VibeVoice
VibeVoice: Multi-Speaker Text-to-Speech Podcast Generator
VibeVoice is an open-source framework by Microsoft for generating long-form, multi-speaker text-to-speech audio in English and Chinese. With support for up to 4 speakers, natural emotional responses, and seamless bilingual switching, it is ideal for creating podcast drafts, audiobooks, educational content, and more. Its advanced features include context-aware expression, long-form synthesis (up to 90 minutes), and high-quality speaker consistency. VibeVoice uses a unique next-token diffusion process to create realistic, dynamic speech while maintaining coherence over long sessions.
2025-09-06
--K
VibeVoice Product Information
VibeVoice: Turn Text Into 90-Minute Multi-Speaker Podcasts
What's VibeVoice
VibeVoice is Microsoft's open-source framework designed to turn written text into multi-speaker audio, specifically for long-form content like podcasts and audiobooks. It supports up to four distinct speakers and can generate dialogues lasting up to 90 minutes. Ideal for content creators, educators, and researchers, VibeVoice allows seamless multi-speaker conversations in both English and Chinese, making it a versatile tool for generating dynamic, natural-sounding audio.
Features
Long-Form Conversational Synthesis
VibeVoice can produce up to 90 minutes of continuous, coherent dialogue. Whether you’re creating a podcast, audiobook, or any other long-form content, VibeVoice maintains natural speaker identity and conversation flow over extended periods.
Multi-Speaker Support
Generate dialogues with up to 4 distinct speakers. Each speaker maintains consistent voice characteristics throughout the conversation, ensuring a natural multi-speaker dynamic for podcasts and audiobooks.
Context-Aware Expression
VibeVoice integrates spontaneous emotions and even singing, enhancing the realism of conversations with expressive intonation and dynamic emotional shifts.
Cross-Lingual Speech
With support for both English and Chinese, VibeVoice can seamlessly switch between languages within a single conversation, offering a versatile solution for bilingual content generation.
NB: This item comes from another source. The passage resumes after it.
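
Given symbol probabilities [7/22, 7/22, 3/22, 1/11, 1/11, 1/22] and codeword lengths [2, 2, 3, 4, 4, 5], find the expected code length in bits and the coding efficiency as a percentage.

Average length L = Σ p_i × l_i = 2.6364 bits
Entropy H = 2.2750 bits
Efficiency η = H/L × 100% = 86.29%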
Ultra-Low Frame Rate Tokenizer
The system’s ultra-low 7.5Hz token compression ensures efficient processing and reduced computational load, making it a powerful tool for long-form audio generation without compromising on quality.
Use Case
Podcast Prototyping
Content creators can use VibeVoice to quickly prototype podcast episodes, experimenting with formats, pacing, and speaker dynamics before committing to full-scale production.
Audiobook Narration
Authors and publishers can generate multi-character audiobook recordings with up to four distinct voices, making character dialogue more engaging and consistent throughout the story.
Educational Content & Training
VibeVoice can bring educational materials to life by generating engaging, dynamic dialogues between professors and students, enhancing e-learning experiences for auditory learners.
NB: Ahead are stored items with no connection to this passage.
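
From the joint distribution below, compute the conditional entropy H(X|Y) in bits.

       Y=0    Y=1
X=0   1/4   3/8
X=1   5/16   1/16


H(X|Y) = Σ_y p(y) H(X|Y=y)
  p(Y=0) = 9/16, H(X|Y=0) = 0.9911
  p(Y=1) = 7/16, H(X|Y=1) = 0.5917
H(X|Y) = 0.5625×0.9911 + 0.4375×0.5917 = 0.8163 bits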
Language Learning & Bilingual Content
With native English and Chinese support, VibeVoice is ideal for creating bilingual dialogues for language practice, listening comprehension, and cultural exchanges.
Game Development & Interactive Stories
Game developers can use VibeVoice to prototype in-game dialogues and test narrative pacing, tone, and emotional delivery without the need for voice actors.
Accessibility & Assistive Technology
VibeVoice helps make content more accessible by converting long documents, articles, and reports into engaging audio, making it easier for visually impaired users to consume content.
FAQ
How long can VibeVoice generate speech?
VibeVoice can generate up to 90 minutes of audio with the 1.5B model and up to 45 minutes with the 7B model, offering a balance between speech quality and performance.
How many speakers can I include in one audio?
VibeVoice supports up to 4 distinct speakers in a conversation, each with their own voice prompt to ensure consistency in timbre and role identity.
Does VibeVoice generate background music or sound effects?
No, VibeVoice focuses purely on speech synthesis. While some faint background music artifacts may occur due to training data, they are unintended and uncontrollable.
Which languages does VibeVoice support?
VibeVoice supports English and Chinese natively. Other languages may work, but results may be unstable or unintelligible.
Can VibeVoice run on consumer hardware?
Yes, but the hardware requirements depend on the model. The 1.5B model requires 7–10GB VRAM, while the 7B model requires 18–24GB VRAM. Generating long audio takes significant time due to its computational complexity.
Can I use VibeVoice for commercial projects?
VibeVoice is open-source (MIT License), but its creators recommend using it for research and prototyping only. Commercial deployment should include ethical safeguards and disclosure practices.
Does VibeVoice support overlapping speech?
No, VibeVoice currently supports only sequential, turn-taking dialogue and does not model simultaneous speech or interruptions.
How does VibeVoice compare to other TTS services like ElevenLabs or Google TTS?
Unlike commercial services, VibeVoice is open-source, runs locally, and is specialized in long-form, multi-speaker content. It offers greater flexibility for research and creative experimentation but may not provide the same real-time speed or language support as commercial alternatives.